Elizabeth tells her story:
“The suffering we went through at the hands of the kidnappers is beyond explanation. Once a week we were fed boiled rice with nothing in it, not even salt. Our drinking water came from a dirty river close to the camp. We showered once a week in the same river. I saw them take my brother together with four other boys with the claim to let them go get money from our families. I was scared but happy that they would soon come to our rescue.
“But later that day, the kidnappers who took my brother and the other boys, returned and said mungamar da su! (“We have killed them!”) I cried bitterly and then started preparing for my own death as I had already lost hope. The kidnappers sent their spokesperson to our people demanding 20 million Naira ($48,000) for our release.

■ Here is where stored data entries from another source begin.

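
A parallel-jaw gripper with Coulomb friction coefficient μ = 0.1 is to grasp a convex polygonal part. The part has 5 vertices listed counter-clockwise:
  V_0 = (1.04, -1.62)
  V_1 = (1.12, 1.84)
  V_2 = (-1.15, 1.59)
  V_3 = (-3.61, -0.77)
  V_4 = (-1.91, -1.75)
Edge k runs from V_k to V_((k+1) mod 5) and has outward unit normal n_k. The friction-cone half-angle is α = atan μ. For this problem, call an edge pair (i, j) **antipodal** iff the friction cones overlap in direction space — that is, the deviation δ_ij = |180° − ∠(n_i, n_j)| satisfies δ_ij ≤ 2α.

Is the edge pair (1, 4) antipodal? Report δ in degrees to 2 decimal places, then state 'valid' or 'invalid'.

α = atan 0.1 = 5.71°;  2α = 11.42°
edge 1: e_1 = (-2.27, -0.25);  n_1 = (-0.1095, +0.9940)
edge 4: e_4 = (+2.95, +0.13);  n_4 = (+0.0440, -0.9990)
∠(n_1, n_4) = 176.24°
δ = |180° − 176.24°| = 3.76°
3.76° ≤ 2α = 11.42°  →  valid

δ = 3.76°, valid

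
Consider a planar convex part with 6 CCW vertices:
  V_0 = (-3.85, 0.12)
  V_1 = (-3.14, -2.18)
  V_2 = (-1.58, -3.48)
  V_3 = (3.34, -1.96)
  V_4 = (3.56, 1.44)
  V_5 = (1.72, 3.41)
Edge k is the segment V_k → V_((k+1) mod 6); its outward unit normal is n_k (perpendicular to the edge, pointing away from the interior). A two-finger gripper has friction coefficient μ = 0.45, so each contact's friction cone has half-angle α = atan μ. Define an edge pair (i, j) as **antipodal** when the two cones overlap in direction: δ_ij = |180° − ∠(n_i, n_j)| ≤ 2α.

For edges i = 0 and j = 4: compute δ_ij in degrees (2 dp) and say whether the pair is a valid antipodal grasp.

δ = 25.89°, valid

α = atan 0.45 = 24.23°;  2α = 48.46°
edge 0: e_0 = (+0.71, -2.30);  n_0 = (-0.9555, -0.2950)
edge 4: e_4 = (-1.84, +1.97);  n_4 = (+0.7308, +0.6826)
∠(n_0, n_4) = 154.11°
δ = |180° − 154.11°| = 25.89°
25.89° ≤ 2α = 48.46°  →  valid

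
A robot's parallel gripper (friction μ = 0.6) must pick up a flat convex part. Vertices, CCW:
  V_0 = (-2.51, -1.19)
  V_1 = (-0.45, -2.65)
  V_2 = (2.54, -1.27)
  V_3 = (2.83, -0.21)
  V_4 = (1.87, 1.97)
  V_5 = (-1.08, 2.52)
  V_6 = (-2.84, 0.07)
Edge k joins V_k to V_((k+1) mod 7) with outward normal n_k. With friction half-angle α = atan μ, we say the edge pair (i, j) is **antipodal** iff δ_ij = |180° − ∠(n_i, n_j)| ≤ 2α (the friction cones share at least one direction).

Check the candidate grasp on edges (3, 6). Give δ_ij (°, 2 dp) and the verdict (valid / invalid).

α = atan 0.6 = 30.96°;  2α = 61.93°
edge 3: e_3 = (-0.96, +2.18);  n_3 = (+0.9152, +0.4030)
edge 6: e_6 = (+0.33, -1.26);  n_6 = (-0.9674, -0.2534)
∠(n_3, n_6) = 170.91°
δ = |180° − 170.91°| = 9.09°
9.09° ≤ 2α = 61.93°  →  valid

δ = 9.09°, valid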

The Church said they could only afford 5 million Naira ($12,000).
“At first the Fulani men refused the 5 million Naira, but later collected the 5 million, saying they should not waste time as they are rushing toward the next operation. They released 45 Church members and kept 15 of us in the camp. We would be set free only if the kidnappers would be given five new motorcycles. Otherwise, we would all be killed.
“The Church gave 350,000 Naira ($185) for each of the families involved. We were released after the kidnappers were given the 5 motorcycles. In all, we spent one month and 13 days in captivity. I was very happy to see my brother alive. However, I am somewhat afraid of him because of his anger. I just pray that he won’t one day take up a knife and hurt someone. Due to this terrible experience, I am afraid of almost everything. I lost trust in people.”